Social Sciences, asked by mmkomalbharti, 1 year ago



SV. Answer the following.
1. How do stars differ from planets?
2. What makes the Earth a unique planer?
3. What are constellations? Name any two of
them.
4. List the planets in the order of their distance
from the Sun.
What are the different phases of the Moon?
6. Why do we get to see only one side of the
Moon from the Earth?​

Answers

Answered by bijaymourya8114
3

1.The Sun, a star, pictured alongside Jupiter and EarthThe main difference between stars and planets is that stars have high temperatures compared to planets. ... Because they radiate energy, stars are very bright objects. Planets do not generate their own energy through nuclear reactions.

2.Water World

To enable life, this most special of attributes, planet Earth has a number of ideal features. It is unique among planets in our solar system for having water in its liquid form at the surface, in an amount conducive to life evolving.

3.A group of stars forming some kind of recognisable figures or patterns are known as constellations. Orion and Ursa Major are the two constellations.

4.Mercury is the closest planet to our Sun, at just 58 million km (36 million miles) or 0.39 Astronomical Unit (AU) out.

Venus is the second closest planet to our Sun, orbiting at an average distance of 108 million km (67 million miles) or 0.72 AU.

EARTH-Our home, and the only planet in our Solar System (that we know of) that actively supports life. Our planet is the third from the our Sun, orbiting it at an average distance of 150 million km (93 million miles) from the Sun, or one AU.

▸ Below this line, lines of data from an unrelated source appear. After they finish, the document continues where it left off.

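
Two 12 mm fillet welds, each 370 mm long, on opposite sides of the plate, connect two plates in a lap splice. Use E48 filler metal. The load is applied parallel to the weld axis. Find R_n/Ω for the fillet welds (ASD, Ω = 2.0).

R_n/Ω ≈ 904 kN

E48XX → F_EXX = 480 MPa.
Effective throat t_e = 0.707 × 12 = 8.484 mm.
Total length L = 740 mm; A_we = 8.484 × 740 = 6278 mm².
F_nw = 0.6 F_EXX = 0.6 × 480 = 288 MPa.
R_n = 288 × 6278 × 10⁻³ = 1808 kN; R_n/Ω = 1808/2.0 = 904.1 kN.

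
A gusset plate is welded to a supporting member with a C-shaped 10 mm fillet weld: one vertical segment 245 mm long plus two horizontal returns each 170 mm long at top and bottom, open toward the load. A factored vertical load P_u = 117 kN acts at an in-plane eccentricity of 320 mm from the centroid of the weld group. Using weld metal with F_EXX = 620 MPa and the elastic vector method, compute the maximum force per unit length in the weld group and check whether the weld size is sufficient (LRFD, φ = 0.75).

f_max ≈ 938 N/mm; adequate

Total weld length L_w = 585 mm. Treat welds as unit-width lines.
Centroid: x̄ = 2×170×85 / 585 = 49.4 mm from the vertical weld.
Polar moment about centroid: J = I_x + I_y = [245³/12 + 2×170×122.5²] + [245×49.4² + 2(170³/12 + 170×35.6²)] = 8175000 mm³.
Direct shear f_v = P/L_w = 117×10³ / 585 = 200 N/mm (vertical).
Torsion M = P·e = 117×10³ × 320 = 37440000 N·mm.
Critical point at (x, y) = (120.6, 122.5) from centroid. f_tx = M·y/J = 561 N/mm; f_ty = M·x/J = 552.3 N/mm.
Resultant f_max = √[f_tx² + (f_v + f_ty)²] = √[561² + (200 + 552.3)²] = 938.4 N/mm.
Capacity per unit length: φr_n = 0.75 × 0.6 × 620 × (0.707 × 10) = 1973 N/mm.
938.4 ≤ 1973 → adequate.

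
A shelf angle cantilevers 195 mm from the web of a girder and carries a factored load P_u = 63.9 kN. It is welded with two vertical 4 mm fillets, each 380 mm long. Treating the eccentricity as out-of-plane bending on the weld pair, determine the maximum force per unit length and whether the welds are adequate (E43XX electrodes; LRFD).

f_max ≈ 272 N/mm; adequate

E43XX → F_EXX = 430 MPa.
L_w = 2 × 380 = 760 mm; section modulus (unit throat) S = 2 × L²/6 = 48130 mm².
Direct shear f_v = P/L_w = 63.9×10³/760 = 84.08 N/mm.
Moment M = P × e = 63.9×10³ × 195 = 12460000 N·mm; bending f_b = M/S = 258.9 N/mm.
f_max = √(f_v² + f_b²) = √(84.08² + 258.9²) = 272.2 N/mm.
φr_n = 0.75 × 0.6 × 430 × (0.707 × 4) = 547.2 N/mm → adequate.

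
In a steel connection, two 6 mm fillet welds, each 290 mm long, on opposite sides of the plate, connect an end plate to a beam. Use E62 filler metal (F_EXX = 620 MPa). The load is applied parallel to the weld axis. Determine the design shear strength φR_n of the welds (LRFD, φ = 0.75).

Effective throat t_e = 0.707 × 6 = 4.242 mm.
Total length L = 580 mm; A_we = 4.242 × 580 = 2460 mm².
F_nw = 0.6 F_EXX = 0.6 × 620 = 372 MPa.
φR_n = 0.75 × 372 × 2460 × 10⁻³ = 686.4 kN.

φR_n ≈ 686 kN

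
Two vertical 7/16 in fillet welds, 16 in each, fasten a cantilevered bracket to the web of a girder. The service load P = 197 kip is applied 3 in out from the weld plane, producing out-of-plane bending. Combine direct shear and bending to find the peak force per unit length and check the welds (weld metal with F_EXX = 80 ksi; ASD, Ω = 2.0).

L_w = 2 × 16 = 32 in; section modulus (unit throat) S = 2 × L²/6 = 85.33 in².
Direct shear f_v = P/L_w = 197/32 = 6.156 kip/in.
Moment M = P × e = 197 × 3 = 591 kip·in; bending f_b = M/S = 6.926 kip/in.
f_max = √(f_v² + f_b²) = √(6.156² + 6.926²) = 9.266 kip/in.
r_n/Ω = (1/2.0) × 0.6 × 80 × (0.707 × 0.4375) = 7.423 kip/in → NOT adequate.

f_max ≈ 9.27 kip/in; NOT adequate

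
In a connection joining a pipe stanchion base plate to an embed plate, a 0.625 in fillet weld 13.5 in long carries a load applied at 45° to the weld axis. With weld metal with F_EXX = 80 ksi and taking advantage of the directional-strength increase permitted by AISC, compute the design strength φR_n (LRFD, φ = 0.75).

φR_n ≈ 279 kip

t_e = 0.707 × 0.625 = 0.4419 in; A_we = 0.4419 × 13.5 = 5.965 in².
Directional factor: 1.0 + 0.5 sin^1.5(45°) = 1.297.
F_nw = 0.6 × 80 × 1.297 = 62.27 ksi.
φR_n = 0.75 × 62.27 × 5.965 = 278.6 kip.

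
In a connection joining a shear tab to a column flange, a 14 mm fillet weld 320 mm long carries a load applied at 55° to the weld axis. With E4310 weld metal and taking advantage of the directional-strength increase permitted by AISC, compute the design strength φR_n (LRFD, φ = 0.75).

φR_n ≈ 840 kN

E43XX → F_EXX = 430 MPa.
t_e = 0.707 × 14 = 9.898 mm; A_we = 9.898 × 320 = 3167 mm².
Directional factor: 1.0 + 0.5 sin^1.5(55°) = 1.371.
F_nw = 0.6 × 430 × 1.371 = 353.6 MPa.
φR_n = 0.75 × 353.6 × 3167 × 10⁻³ = 840.1 kN.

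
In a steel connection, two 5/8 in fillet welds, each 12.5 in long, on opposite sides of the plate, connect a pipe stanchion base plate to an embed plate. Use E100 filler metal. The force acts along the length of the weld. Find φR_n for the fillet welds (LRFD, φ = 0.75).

E100XX → F_EXX = 100 ksi.
Effective throat t_e = 0.707 × 0.625 = 0.4419 in.
Total length L = 25 in; A_we = 0.4419 × 25 = 11.05 in².
F_nw = 0.6 F_EXX = 0.6 × 100 = 60 ksi.
φR_n = 0.75 × 60 × 11.05 = 497.1 kips.

φR_n ≈ 497 kips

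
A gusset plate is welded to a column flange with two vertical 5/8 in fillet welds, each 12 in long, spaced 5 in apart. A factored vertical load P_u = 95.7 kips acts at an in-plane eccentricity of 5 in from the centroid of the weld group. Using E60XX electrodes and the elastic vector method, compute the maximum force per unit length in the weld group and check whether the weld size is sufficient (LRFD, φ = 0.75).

f_max ≈ 9.39 kip/in; adequate

E60XX → F_EXX = 60 ksi.
Total weld length L_w = 24 in. Treat welds as unit-width lines.
Polar moment about centroid: J = 2[d³/12 + d(b/2)²] = 2[12³/12 + 12×2.5²] = 438 in³.
Direct shear f_v = P/L_w = 95.7 / 24 = 3.988 kip/in (vertical).
Torsion M = P·e = 95.7 × 5 = 478.5 kip·in.
Critical point at (x, y) = (2.5, 6) from centroid. f_tx = M·y/J = 6.555 kip/in; f_ty = M·x/J = 2.731 kip/in.
Resultant f_max = √[f_tx² + (f_v + f_ty)²] = √[6.555² + (3.988 + 2.731)²] = 9.386 kip/in.
Capacity per unit length: φr_n = 0.75 × 0.6 × 60 × (0.707 × 0.625) = 11.93 kip/in.
9.386 ≤ 11.93 → adequate.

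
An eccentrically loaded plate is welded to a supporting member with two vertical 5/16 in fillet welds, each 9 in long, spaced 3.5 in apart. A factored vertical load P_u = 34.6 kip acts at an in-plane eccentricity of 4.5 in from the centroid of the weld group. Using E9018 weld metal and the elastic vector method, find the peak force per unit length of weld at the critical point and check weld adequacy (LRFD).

E90XX → F_EXX = 90 ksi.
Total weld length L_w = 18 in. Treat welds as unit-width lines.
Polar moment about centroid: J = 2[d³/12 + d(b/2)²] = 2[9³/12 + 9×1.75²] = 176.6 in³.
Direct shear f_v = P/L_w = 34.6 / 18 = 1.922 kip/in (vertical).
Torsion M = P·e = 34.6 × 4.5 = 155.7 kip·in.
Critical point at (x, y) = (1.75, 4.5) from centroid. f_tx = M·y/J = 3.967 kip/in; f_ty = M·x/J = 1.543 kip/in.
Resultant f_max = √[f_tx² + (f_v + f_ty)²] = √[3.967² + (1.922 + 1.543)²] = 5.267 kip/in.
Capacity per unit length: φr_n = 0.75 × 0.6 × 90 × (0.707 × 0.3125) = 8.948 kip/in.
5.267 ≤ 8.948 → adequate.

f_max ≈ 5.27 kip/in; adequate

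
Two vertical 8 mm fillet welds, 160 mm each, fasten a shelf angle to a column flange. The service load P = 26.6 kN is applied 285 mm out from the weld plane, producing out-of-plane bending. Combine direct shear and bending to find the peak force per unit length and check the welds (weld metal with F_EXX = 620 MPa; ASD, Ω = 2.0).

L_w = 2 × 160 = 320 mm; section modulus (unit throat) S = 2 × L²/6 = 8533 mm².
Direct shear f_v = P/L_w = 26.6×10³/320 = 83.12 N/mm.
Moment M = P × e = 26.6×10³ × 285 = 7581000 N·mm; bending f_b = M/S = 888.4 N/mm.
f_max = √(f_v² + f_b²) = √(83.12² + 888.4²) = 892.3 N/mm.
r_n/Ω = (1/2.0) × 0.6 × 620 × (0.707 × 8) = 1052 N/mm → adequate.

f_max ≈ 892 N/mm; adequate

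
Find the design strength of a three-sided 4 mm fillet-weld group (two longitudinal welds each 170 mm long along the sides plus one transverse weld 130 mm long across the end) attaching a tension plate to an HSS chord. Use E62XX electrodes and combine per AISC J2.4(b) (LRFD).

E62XX → F_EXX = 620 MPa.
t_e = 0.707 × 4 = 2.828 mm.
R_nwl = 0.6 × 620 × 2.828 × 340 × 10⁻³ = 357.7 kN (longitudinal, 2 welds).
R_nwt = 0.6 × 620 × 2.828 × 130 × 10⁻³ = 136.8 kN (transverse, base value).
(i) R_nwl + R_nwt = 494.4 kN; (ii) 0.85 R_nwl + 1.5 R_nwt = 509.2 kN.
R_n = max = 509.2 kN [governs: (ii)]; φR_n = 381.9 kN.

φR_n ≈ 382 kN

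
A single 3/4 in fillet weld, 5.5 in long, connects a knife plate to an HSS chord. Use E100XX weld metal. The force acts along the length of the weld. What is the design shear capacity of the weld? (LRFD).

φR_n ≈ 131 kip

E100XX → F_EXX = 100 ksi.
Effective throat t_e = 0.707 × 0.75 = 0.5302 in.
Total length L = 5.5 in; A_we = 0.5302 × 5.5 = 2.916 in².
F_nw = 0.6 F_EXX = 0.6 × 100 = 60 ksi.
φR_n = 0.75 × 60 × 2.916 = 131.2 kip.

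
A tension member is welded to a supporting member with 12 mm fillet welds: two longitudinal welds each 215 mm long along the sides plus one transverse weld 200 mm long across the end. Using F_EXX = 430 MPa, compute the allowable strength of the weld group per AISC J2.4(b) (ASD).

t_e = 0.707 × 12 = 8.484 mm.
R_nwl = 0.6 × 430 × 8.484 × 430 × 10⁻³ = 941.2 kN (longitudinal, 2 welds).
R_nwt = 0.6 × 430 × 8.484 × 200 × 10⁻³ = 437.8 kN (transverse, base value).
(i) R_nwl + R_nwt = 1379 kN; (ii) 0.85 R_nwl + 1.5 R_nwt = 1457 kN.
R_n = max = 1457 kN [governs: (ii)]; R_n/Ω = 728.3 kN.

R_n/Ω ≈ 728 kN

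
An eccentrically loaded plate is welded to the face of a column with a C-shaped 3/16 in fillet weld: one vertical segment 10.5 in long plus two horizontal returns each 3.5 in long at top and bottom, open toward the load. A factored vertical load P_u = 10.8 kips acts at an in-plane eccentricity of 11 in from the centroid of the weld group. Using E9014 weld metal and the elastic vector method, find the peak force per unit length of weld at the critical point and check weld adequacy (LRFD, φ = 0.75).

f_max ≈ 2.63 kip/in; adequate

E90XX → F_EXX = 90 ksi.
Total weld length L_w = 17.5 in. Treat welds as unit-width lines.
Centroid: x̄ = 2×3.5×1.75 / 17.5 = 0.7 in from the vertical weld.
Polar moment about centroid: J = I_x + I_y = [10.5³/12 + 2×3.5×5.25²] + [10.5×0.7² + 2(3.5³/12 + 3.5×1.05²)] = 309.4 in³.
Direct shear f_v = P/L_w = 10.8 / 17.5 = 0.6171 kip/in (vertical).
Torsion M = P·e = 10.8 × 11 = 118.8 kip·in.
Critical point at (x, y) = (2.8, 5.25) from centroid. f_tx = M·y/J = 2.016 kip/in; f_ty = M·x/J = 1.075 kip/in.
Resultant f_max = √[f_tx² + (f_v + f_ty)²] = √[2.016² + (0.6171 + 1.075)²] = 2.632 kip/in.
Capacity per unit length: φr_n = 0.75 × 0.6 × 90 × (0.707 × 0.1875) = 5.369 kip/in.
2.632 ≤ 5.369 → adequate.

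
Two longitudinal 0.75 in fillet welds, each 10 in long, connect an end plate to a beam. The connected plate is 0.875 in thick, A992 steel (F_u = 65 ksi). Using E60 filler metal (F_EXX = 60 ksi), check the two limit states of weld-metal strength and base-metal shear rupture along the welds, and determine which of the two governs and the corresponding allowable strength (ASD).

R_n/Ω ≈ 191 kips (weld metal governs)

t_e = 0.707 × 0.75 = 0.5302 in; L = 20 in.
Weld metal: R_n/Ω = (1/2.0) × 0.6 × 60 × 0.5302 × 20 = 190.9 kips.
Base metal (shear rupture): R_n/Ω = (1/2.0) × 0.6 × 65 × 0.875 × 20 = 341.2 kips.
Governing: weld metal.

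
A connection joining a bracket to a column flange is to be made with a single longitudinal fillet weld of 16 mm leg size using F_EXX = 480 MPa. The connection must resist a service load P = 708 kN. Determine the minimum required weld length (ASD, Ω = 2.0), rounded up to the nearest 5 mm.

L = 435 mm

Throat t_e = 0.707 × 16 = 11.31 mm.
r_n/Ω = (0.6 × 480 × 11.31) / 2.0 = 1629 N/mm = 1.629 kN/mm.
L_req = P / (r_n/Ω) = 708 / 1.629 = 434.6 mm total.
Round up → use L = 435 mm.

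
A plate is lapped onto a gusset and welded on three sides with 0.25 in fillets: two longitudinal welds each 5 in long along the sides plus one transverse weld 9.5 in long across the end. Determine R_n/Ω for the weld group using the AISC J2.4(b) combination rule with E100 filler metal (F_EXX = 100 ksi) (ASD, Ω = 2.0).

R_n/Ω ≈ 121 kip

t_e = 0.707 × 0.25 = 0.1767 in.
R_nwl = 0.6 × 100 × 0.1767 × 10 = 106 kip (longitudinal, 2 welds).
R_nwt = 0.6 × 100 × 0.1767 × 9.5 = 100.7 kip (transverse, base value).
(i) R_nwl + R_nwt = 206.8 kip; (ii) 0.85 R_nwl + 1.5 R_nwt = 241.3 kip.
R_n = max = 241.3 kip [governs: (ii)]; R_n/Ω = 120.6 kip.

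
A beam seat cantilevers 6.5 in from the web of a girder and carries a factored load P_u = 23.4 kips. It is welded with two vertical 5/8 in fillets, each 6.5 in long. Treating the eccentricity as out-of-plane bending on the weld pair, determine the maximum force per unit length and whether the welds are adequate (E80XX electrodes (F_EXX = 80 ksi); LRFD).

L_w = 2 × 6.5 = 13 in; section modulus (unit throat) S = 2 × L²/6 = 14.08 in².
Direct shear f_v = P/L_w = 23.4/13 = 1.8 kip/in.
Moment M = P × e = 23.4 × 6.5 = 152.1 kip·in; bending f_b = M/S = 10.8 kip/in.
f_max = √(f_v² + f_b²) = √(1.8² + 10.8²) = 10.95 kip/in.
φr_n = 0.75 × 0.6 × 80 × (0.707 × 0.625) = 15.91 kip/in → adequate.

f_max ≈ 10.9 kip/in; adequate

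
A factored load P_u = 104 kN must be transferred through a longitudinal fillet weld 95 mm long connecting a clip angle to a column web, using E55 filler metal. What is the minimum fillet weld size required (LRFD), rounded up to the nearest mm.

w = 7 mm

E55XX → F_EXX = 550 MPa.
Total weld length L = 95 mm.
Required throat t_e = P_u / (φ × 0.6 F_EXX × L) = 104 / (0.75 × 0.6 × 550 × 95 × 10⁻³) = 4.423 mm.
Required leg w = t_e / 0.707 = 6.256 mm → use 7 mm.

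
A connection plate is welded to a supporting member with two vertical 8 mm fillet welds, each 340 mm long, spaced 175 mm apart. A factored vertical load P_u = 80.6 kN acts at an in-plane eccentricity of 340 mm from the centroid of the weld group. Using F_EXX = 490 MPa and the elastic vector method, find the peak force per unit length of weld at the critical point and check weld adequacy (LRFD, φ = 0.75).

f_max ≈ 511 N/mm; adequate

Total weld length L_w = 680 mm. Treat welds as unit-width lines.
Polar moment about centroid: J = 2[d³/12 + d(b/2)²] = 2[340³/12 + 340×87.5²] = 11760000 mm³.
Direct shear f_v = P/L_w = 80.6×10³ / 680 = 118.5 N/mm (vertical).
Torsion M = P·e = 80.6×10³ × 340 = 27404000 N·mm.
Critical point at (x, y) = (87.5, 170) from centroid. f_tx = M·y/J = 396.3 N/mm; f_ty = M·x/J = 204 N/mm.
Resultant f_max = √[f_tx² + (f_v + f_ty)²] = √[396.3² + (118.5 + 204)²] = 510.9 N/mm.
Capacity per unit length: φr_n = 0.75 × 0.6 × 490 × (0.707 × 8) = 1247 N/mm.
510.9 ≤ 1247 → adequate.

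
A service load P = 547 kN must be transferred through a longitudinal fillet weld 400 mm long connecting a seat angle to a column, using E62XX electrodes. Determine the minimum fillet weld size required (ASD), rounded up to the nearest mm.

w = 11 mm

E62XX → F_EXX = 620 MPa.
Total weld length L = 400 mm.
Required throat t_e = P × Ω / (0.6 F_EXX × L) = 547 × 2.0 / (0.6 × 620 × 400 × 10⁻³) = 7.352 mm.
Required leg w = t_e / 0.707 = 10.4 mm → use 11 mm.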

Mars is the fourth planet from the sun at a distance of about 228 million km (142 million miles) or 1.52 AU.

Jupiter is the fifth planet from the Sun, at a distance of about 778 million km (484 million miles) or 5.2 AU.

Saturn is the sixth planet from the Sun at a distance of about 1.4 billion km (886 million miles) or 9.5 AU.

Uranus is the seventh planet from the sun at a distance of about 2.9 billion km (1.8 billion miles) or 19.19 AU. Neptune is the eighth and farthest planet from the Sun, at a distance of about 4.5 billion km (2.8 billion miles) or 30.07 AU.

5.New Moon.

Waxing Crescent.

First Quarter.

Waxing Gibbous.

Full.

Waning Gibbous.

Third Quarter.

Waning Crescent.

6.Only one side of the Moon is visible from Earth because the Moon rotates on its axis at the same rate that the Moon orbits the Earth – a situation known as synchronous rotation, or tidal locking. The Moon is directly illuminated by the Sun, and the cyclically varying viewing conditions cause the lunar phases.